As I practice daily the ‘Yoga of Song and Dance’, that I developed through 44 years of experimentation with yoga, I feel beloved and blessed. But this is only half of faith and service in practice. The other half starts with the awareness, that even in the height of experiencing such ecstatic love and bliss, I am broken and I can only fulfil the meaning of my life by giving my broken self away through compassionate, loving service.

And that my ultimate event of faithful service will be my death, by which I will have bequeathed the gifts I received during my life’s journey to others to build on. In his song ‘Anthem’, Leonard Cohen sings: ‘Ring the bells that still can ring. Forget your perfect offering. There is a crack, a crack in everything. That’s how the light gets in, that’s how the light gets in.’

The analogy is the broken Christ on the cross. And through his brokenness he gave the light of his love in service to God and humanity. He is not asking people to express their faith in him through worshipping him. Rather, he pleads with people to express their faith through loving service to the ‘least of our brothers and sisters’ by quenching their thirst, satiating their hunger, visiting the prisoners and the sick and by taking in the refugees. (Mathew 25:40)

He implores us to love God with all our beings and to love our neighbours and even our enemies.

Gandhi wrote that to love people who also love us, is no love at all.

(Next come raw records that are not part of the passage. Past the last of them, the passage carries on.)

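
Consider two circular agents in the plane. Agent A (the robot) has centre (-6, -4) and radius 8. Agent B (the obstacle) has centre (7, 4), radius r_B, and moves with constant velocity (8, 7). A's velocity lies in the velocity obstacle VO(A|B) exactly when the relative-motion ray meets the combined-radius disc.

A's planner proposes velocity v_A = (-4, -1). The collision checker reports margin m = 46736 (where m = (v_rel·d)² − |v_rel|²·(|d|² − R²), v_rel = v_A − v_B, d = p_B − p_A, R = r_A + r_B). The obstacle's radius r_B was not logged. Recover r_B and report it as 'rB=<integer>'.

m = 46736
d = (13, 8);  v_rel = (-12, -8),  |v_rel|² = 208
v_rel×d = (-12)·(8) − (-8)·(13) = 8
since m = R²·208 − 8²:  R² = (64 + 46736) / 208 = 225
R = √225 = 15  ⇒  r_B = 15 − 8 = 7

rB=7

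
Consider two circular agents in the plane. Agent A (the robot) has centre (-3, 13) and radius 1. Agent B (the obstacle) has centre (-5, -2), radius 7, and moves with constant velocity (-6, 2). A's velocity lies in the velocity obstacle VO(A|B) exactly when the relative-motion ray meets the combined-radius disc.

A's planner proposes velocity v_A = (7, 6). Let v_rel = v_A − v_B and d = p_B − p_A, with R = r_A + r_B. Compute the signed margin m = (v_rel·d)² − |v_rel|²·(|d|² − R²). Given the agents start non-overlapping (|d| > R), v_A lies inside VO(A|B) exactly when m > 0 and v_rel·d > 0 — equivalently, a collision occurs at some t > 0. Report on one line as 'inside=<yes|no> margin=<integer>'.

d = (-2, -15),  |d|² = 229;  R = 1+7 = 8,  c = 229−8² = 165
v_rel = (13, 4),  |v_rel|² = 185;  v_rel·d = (13)·(-2) + (4)·(-15) = -86
185·t² + 172·t + 165 = 0  ⇒  m = (-86)² − 185·165 = -23129
m = -23129 < 0,  v_rel·d = -86 < 0  ⇒  outside

inside=no margin=-23129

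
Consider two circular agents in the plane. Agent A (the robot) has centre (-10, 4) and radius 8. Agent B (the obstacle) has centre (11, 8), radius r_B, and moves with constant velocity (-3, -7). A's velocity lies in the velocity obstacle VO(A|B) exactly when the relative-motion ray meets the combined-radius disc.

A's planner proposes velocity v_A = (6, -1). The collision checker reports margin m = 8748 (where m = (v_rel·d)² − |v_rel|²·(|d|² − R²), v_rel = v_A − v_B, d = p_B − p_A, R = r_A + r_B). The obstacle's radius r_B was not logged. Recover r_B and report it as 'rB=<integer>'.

m = 8748
d = (21, 4);  v_rel = (9, 6),  |v_rel|² = 117
v_rel×d = (9)·(4) − (6)·(21) = -90
since m = R²·117 − (-90)²:  R² = (8100 + 8748) / 117 = 144
R = √144 = 12  ⇒  r_B = 12 − 8 = 4

rB=4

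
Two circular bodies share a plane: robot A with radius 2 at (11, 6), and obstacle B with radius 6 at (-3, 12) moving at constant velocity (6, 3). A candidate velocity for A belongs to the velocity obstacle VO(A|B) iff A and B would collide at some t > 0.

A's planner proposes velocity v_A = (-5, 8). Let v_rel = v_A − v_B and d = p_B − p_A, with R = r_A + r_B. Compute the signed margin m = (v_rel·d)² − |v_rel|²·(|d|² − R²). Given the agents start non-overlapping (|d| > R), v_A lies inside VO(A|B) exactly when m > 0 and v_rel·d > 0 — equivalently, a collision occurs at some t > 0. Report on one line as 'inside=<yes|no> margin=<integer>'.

d = (-14, 6),  |d|² = 232;  R = 2+6 = 8,  c = 232−8² = 168
v_rel = (-11, 5),  |v_rel|² = 146;  v_rel·d = (-11)·(-14) + (5)·(6) = 184
146·t² − 368·t + 168 = 0  ⇒  m = 184² − 146·168 = 9328
m = 9328 > 0,  v_rel·d = 184 > 0  ⇒  inside

inside=yes margin=9328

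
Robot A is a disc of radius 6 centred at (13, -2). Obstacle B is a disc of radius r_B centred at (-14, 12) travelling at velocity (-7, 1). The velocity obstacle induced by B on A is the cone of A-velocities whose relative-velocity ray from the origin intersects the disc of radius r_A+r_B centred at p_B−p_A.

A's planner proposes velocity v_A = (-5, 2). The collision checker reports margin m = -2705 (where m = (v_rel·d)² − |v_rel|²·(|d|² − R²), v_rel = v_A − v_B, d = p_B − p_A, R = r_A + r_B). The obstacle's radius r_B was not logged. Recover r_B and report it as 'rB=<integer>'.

m = -2705
d = (-27, 14);  v_rel = (2, 1),  |v_rel|² = 5
v_rel×d = (2)·(14) − (1)·(-27) = 55
since m = R²·5 − 55²:  R² = (3025 + -2705) / 5 = 64
R = √64 = 8  ⇒  r_B = 8 − 6 = 2

rB=2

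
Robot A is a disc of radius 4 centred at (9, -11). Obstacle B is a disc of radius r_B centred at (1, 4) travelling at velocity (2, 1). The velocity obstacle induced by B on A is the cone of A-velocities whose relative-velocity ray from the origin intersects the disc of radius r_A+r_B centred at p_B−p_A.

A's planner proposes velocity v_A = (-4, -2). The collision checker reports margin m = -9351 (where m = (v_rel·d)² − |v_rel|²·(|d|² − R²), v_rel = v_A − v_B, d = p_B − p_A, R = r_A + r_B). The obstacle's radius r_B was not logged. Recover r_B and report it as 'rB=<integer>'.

m = -9351
d = (-8, 15);  v_rel = (-6, -3),  |v_rel|² = 45
v_rel×d = (-6)·(15) − (-3)·(-8) = -114
since m = R²·45 − (-114)²:  R² = (12996 + -9351) / 45 = 81
R = √81 = 9  ⇒  r_B = 9 − 4 = 5

rB=5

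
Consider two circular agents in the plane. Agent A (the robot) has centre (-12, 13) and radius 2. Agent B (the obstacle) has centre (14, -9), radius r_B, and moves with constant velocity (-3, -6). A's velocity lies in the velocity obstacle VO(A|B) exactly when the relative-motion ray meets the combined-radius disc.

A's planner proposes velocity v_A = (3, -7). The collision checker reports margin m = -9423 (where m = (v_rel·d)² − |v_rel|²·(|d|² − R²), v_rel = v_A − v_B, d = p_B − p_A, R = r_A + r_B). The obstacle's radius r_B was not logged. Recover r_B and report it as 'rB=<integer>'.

m = -9423
d = (26, -22);  v_rel = (6, -1),  |v_rel|² = 37
v_rel×d = (6)·(-22) − (-1)·(26) = -106
since m = R²·37 − (-106)²:  R² = (11236 + -9423) / 37 = 49
R = √49 = 7  ⇒  r_B = 7 − 2 = 5

rB=5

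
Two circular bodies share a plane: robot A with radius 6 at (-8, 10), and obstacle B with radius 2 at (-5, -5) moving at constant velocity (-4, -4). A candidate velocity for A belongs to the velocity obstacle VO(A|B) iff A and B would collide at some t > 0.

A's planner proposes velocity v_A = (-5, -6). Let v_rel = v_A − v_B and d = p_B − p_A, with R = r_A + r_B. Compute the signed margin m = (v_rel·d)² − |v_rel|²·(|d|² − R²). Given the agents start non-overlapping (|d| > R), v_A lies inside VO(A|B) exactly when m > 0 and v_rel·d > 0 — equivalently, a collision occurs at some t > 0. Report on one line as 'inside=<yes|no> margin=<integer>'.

d = (3, -15),  |d|² = 234;  R = 6+2 = 8,  c = 234−8² = 170
v_rel = (-1, -2),  |v_rel|² = 5;  v_rel·d = (-1)·(3) + (-2)·(-15) = 27
5·t² − 54·t + 170 = 0  ⇒  m = 27² − 5·170 = -121
m = -121 < 0,  v_rel·d = 27 > 0  ⇒  outside

inside=no margin=-121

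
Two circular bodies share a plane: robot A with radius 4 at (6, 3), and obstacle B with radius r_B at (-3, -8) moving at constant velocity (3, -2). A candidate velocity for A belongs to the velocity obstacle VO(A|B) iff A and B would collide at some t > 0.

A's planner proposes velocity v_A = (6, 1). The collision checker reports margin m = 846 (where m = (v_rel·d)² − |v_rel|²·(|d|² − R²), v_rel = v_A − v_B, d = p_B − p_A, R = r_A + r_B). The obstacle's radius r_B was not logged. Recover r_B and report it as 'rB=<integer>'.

m = 846
d = (-9, -11);  v_rel = (3, 3),  |v_rel|² = 18
v_rel×d = (3)·(-11) − (3)·(-9) = -6
since m = R²·18 − (-6)²:  R² = (36 + 846) / 18 = 49
R = √49 = 7  ⇒  r_B = 7 − 4 = 3

rB=3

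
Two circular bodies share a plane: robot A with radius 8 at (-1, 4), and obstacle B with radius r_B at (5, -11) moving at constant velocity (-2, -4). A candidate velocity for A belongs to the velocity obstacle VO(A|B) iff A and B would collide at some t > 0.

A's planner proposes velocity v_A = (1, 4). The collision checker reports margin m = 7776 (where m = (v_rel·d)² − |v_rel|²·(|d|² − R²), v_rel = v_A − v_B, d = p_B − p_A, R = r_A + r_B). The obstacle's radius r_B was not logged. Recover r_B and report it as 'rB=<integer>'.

m = 7776
d = (6, -15);  v_rel = (3, 8),  |v_rel|² = 73
v_rel×d = (3)·(-15) − (8)·(6) = -93
since m = R²·73 − (-93)²:  R² = (8649 + 7776) / 73 = 225
R = √225 = 15  ⇒  r_B = 15 − 8 = 7

rB=7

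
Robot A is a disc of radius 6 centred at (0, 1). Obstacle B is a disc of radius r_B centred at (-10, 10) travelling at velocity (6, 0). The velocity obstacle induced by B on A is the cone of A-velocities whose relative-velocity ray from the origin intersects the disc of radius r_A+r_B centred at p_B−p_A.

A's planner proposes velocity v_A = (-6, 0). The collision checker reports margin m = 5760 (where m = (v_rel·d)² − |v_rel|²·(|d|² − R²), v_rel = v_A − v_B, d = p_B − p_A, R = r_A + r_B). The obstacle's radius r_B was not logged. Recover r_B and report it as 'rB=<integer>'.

m = 5760
d = (-10, 9);  v_rel = (-12, 0),  |v_rel|² = 144
v_rel×d = (-12)·(9) − (0)·(-10) = -108
since m = R²·144 − (-108)²:  R² = (11664 + 5760) / 144 = 121
R = √121 = 11  ⇒  r_B = 11 − 6 = 5

rB=5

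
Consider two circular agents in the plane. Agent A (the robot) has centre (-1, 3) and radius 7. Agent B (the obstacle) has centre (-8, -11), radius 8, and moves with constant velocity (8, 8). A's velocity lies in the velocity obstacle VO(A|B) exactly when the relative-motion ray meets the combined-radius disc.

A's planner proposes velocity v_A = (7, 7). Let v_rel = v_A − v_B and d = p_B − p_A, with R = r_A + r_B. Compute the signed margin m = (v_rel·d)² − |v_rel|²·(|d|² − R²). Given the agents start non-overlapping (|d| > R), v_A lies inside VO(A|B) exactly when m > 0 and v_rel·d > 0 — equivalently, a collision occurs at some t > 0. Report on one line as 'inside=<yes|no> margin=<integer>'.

d = (-7, -14),  |d|² = 245;  R = 7+8 = 15,  c = 245−15² = 20
v_rel = (-1, -1),  |v_rel|² = 2;  v_rel·d = (-1)·(-7) + (-1)·(-14) = 21
2·t² − 42·t + 20 = 0  ⇒  m = 21² − 2·20 = 401
m = 401 > 0,  v_rel·d = 21 > 0  ⇒  inside

inside=yes margin=401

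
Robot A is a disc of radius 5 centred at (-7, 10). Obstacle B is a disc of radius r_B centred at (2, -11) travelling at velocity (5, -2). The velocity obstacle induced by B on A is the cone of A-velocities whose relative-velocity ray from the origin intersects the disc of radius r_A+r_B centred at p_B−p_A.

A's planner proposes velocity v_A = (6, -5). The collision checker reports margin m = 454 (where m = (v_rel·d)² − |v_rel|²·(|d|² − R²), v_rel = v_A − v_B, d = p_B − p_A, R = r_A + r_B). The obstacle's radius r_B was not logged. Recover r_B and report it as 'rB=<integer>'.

m = 454
d = (9, -21);  v_rel = (1, -3),  |v_rel|² = 10
v_rel×d = (1)·(-21) − (-3)·(9) = 6
since m = R²·10 − 6²:  R² = (36 + 454) / 10 = 49
R = √49 = 7  ⇒  r_B = 7 − 5 = 2

rB=2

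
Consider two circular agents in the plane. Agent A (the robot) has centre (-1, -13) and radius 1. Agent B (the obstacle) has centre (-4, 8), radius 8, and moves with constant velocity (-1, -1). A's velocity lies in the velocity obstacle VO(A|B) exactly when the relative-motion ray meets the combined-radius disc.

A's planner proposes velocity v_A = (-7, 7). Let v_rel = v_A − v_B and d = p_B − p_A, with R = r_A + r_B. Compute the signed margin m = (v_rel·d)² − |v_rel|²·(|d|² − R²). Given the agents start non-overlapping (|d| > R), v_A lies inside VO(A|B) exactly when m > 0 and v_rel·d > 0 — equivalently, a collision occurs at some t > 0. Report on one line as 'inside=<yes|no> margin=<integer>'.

d = (-3, 21),  |d|² = 450;  R = 1+8 = 9,  c = 450−9² = 369
v_rel = (-6, 8),  |v_rel|² = 100;  v_rel·d = (-6)·(-3) + (8)·(21) = 186
100·t² − 372·t + 369 = 0  ⇒  m = 186² − 100·369 = -2304
m = -2304 < 0,  v_rel·d = 186 > 0  ⇒  outside

inside=no margin=-2304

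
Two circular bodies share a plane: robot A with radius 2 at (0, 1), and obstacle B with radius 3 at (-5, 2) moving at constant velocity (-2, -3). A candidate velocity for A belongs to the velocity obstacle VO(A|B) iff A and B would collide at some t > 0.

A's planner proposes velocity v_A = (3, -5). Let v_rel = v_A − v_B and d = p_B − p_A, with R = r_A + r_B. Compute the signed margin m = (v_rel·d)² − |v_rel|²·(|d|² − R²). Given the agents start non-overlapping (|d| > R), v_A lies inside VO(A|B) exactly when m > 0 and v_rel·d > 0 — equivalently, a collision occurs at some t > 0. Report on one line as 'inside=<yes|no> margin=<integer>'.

d = (-5, 1),  |d|² = 26;  R = 2+3 = 5,  c = 26−5² = 1
v_rel = (5, -2),  |v_rel|² = 29;  v_rel·d = (5)·(-5) + (-2)·(1) = -27
29·t² + 54·t + 1 = 0  ⇒  m = (-27)² − 29·1 = 700
m = 700 > 0,  v_rel·d = -27 < 0  ⇒  outside

inside=no margin=700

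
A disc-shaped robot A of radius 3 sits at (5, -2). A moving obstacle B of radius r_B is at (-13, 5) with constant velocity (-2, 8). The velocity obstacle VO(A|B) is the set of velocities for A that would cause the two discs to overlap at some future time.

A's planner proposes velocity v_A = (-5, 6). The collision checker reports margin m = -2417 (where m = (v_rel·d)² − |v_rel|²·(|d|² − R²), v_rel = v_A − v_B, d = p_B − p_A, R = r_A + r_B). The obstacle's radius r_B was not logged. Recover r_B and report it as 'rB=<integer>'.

m = -2417
d = (-18, 7);  v_rel = (-3, -2),  |v_rel|² = 13
v_rel×d = (-3)·(7) − (-2)·(-18) = -57
since m = R²·13 − (-57)²:  R² = (3249 + -2417) / 13 = 64
R = √64 = 8  ⇒  r_B = 8 − 3 = 5

rB=5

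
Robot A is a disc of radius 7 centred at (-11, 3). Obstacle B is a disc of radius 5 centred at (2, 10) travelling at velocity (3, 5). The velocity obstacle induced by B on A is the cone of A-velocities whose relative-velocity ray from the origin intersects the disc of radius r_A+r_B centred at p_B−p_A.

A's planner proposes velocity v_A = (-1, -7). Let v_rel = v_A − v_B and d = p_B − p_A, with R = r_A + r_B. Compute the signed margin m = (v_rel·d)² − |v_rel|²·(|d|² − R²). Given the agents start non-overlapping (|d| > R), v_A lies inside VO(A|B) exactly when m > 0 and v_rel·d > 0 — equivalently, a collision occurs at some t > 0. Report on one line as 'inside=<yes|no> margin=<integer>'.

d = (13, 7),  |d|² = 218;  R = 7+5 = 12,  c = 218−12² = 74
v_rel = (-4, -12),  |v_rel|² = 160;  v_rel·d = (-4)·(13) + (-12)·(7) = -136
160·t² + 272·t + 74 = 0  ⇒  m = (-136)² − 160·74 = 6656
m = 6656 > 0,  v_rel·d = -136 < 0  ⇒  outside

inside=no margin=6656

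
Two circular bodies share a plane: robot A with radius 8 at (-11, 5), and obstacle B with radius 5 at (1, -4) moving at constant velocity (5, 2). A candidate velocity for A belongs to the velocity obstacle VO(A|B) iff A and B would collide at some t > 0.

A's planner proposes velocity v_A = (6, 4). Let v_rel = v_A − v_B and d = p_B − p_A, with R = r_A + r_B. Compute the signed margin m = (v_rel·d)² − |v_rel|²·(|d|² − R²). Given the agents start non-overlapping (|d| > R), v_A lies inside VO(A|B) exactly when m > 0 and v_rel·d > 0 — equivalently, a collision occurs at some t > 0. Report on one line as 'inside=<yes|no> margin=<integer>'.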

Even scoundrels can do this. Love is when I can love someone who hates me and whom I do not trust.

Faith is my bridge to a reciprocal vertical relationship of love with God and a horizontal relationship with others, where I love the others irrespective of whether
they reciprocate. Vertically, through faith I access unconditional divine love for which I am very grateful.

My service is in reciprocating this love to God, ideally with all my being, but in reality alas, I only do so in my limited way. Horizontally, faith motivates me to serve others by passing on that love to them as much as I can. Again, in practice, I do a very limited job.

Why love God? In God I have my ultimate role model-teacher: God loves me and everyone else unconditionally and through such love, God is the ultimate servant to me and to the rest of God’s creation. Faith motivates me to serve: to attempt to love God with all my being and to try to love others as myself.

Why love others as myself? Because my identity is made up of both others and of my unique individuality. My uniqueness can only flourish spiritually as part of my ‘other halves’; vertically my Divine Provider and horizontally, all the other human beings. When Christ says “Love your neighbour as yourself”, to me, he literally means that others also make up my identity.

My identity is my being the UNIque, beloved child of God as well as mystically also being the other half of all other human beings as my ‘UNIversal’ self. Hence, I am only one whole, if I love my Divine Lover and potentially all the other children of God as my other halves.

Alas, this is virtually impossible in practice. As a teacher remarked to us once: “So, you want to love the whole of humanity? But to love even a single person is
difficult.” That of course does not mean, that I should not try to love God with all my being and another person and all others as myself. I will always fall short of doing justice to such task.

Yet it is this goal alone that gives spiritual meaning to my life, no matter what an impossible dream it is to achieve. I see my liberation in becoming a voluntary, loving, servant-slave of such unconditionally loving Ultimate Servant Being to us all.